Two unproductive orphan days of work (reassigned to a recovery team in the central Dar branch), and I was away again to Zanzibar. How the name rolls off the tongue, floating into one's mind a dream of dhow sailboats, waving palms on white sands, turquoise and azure waters. I find it mildly embarrassing to write like this, but only such glutinous and gilded adjectives can possibly sketch the scene of the place, at least at first glance. It is of course no fantasy land (its dark history as East Africa's biggest slave market surely precluding that) but another province of the United Republic of Tanganyika and Zanzibar with six hundred thousand people mostly going about their ordinary lives, albeit around a steady stream of rapt foreigners who pay more than three years of the locals' average income to fly in for a week. Still, the place sees the benefits of tourism in a few ways, being one of the wealthier provinces and providing a number of jobs for young men and women. Some of the men in particular get other fringe benefits from the flocks of white girls looking for their dream vacation. Less attractive and wealthier women often contribute financially for their companionship, forming an interesting counterpart to the scenes at certain bars in Dar, while the more sentimental ladies end up with a boyfriend or even husband, who unsurprisingly does not stop his variety-filled lifestyle when said lady heads back to Europe. So yeah, the advantages of tourism, although I'd imagine the local women of this 95% Muslim province aren't such a fan.

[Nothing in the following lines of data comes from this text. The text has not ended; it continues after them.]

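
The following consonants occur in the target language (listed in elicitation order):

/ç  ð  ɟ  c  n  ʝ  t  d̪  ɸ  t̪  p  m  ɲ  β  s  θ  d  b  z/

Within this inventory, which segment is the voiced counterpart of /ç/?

/ç/ is a voiceless palatal fricative.
The voiced counterpart is a voiced palatal fricative — in this inventory, /ʝ/.

/ʝ/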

So, four days in Zanzibar, filled with diving (these tropical waters every bit as good as the Andaman Sea), swimming and lazing with some other revelling expat friends, and a new year's party on the beach which formed my bed for the first morning of the year. A great little holiday all told, and the days of safari and beach a perfect refreshment from all that working in the chaos of Dar. I'm definitely making it my mission to get out of town more in the coming months and take advantage of living in this extraordinary country. Hope this year goes most excellently for everyone!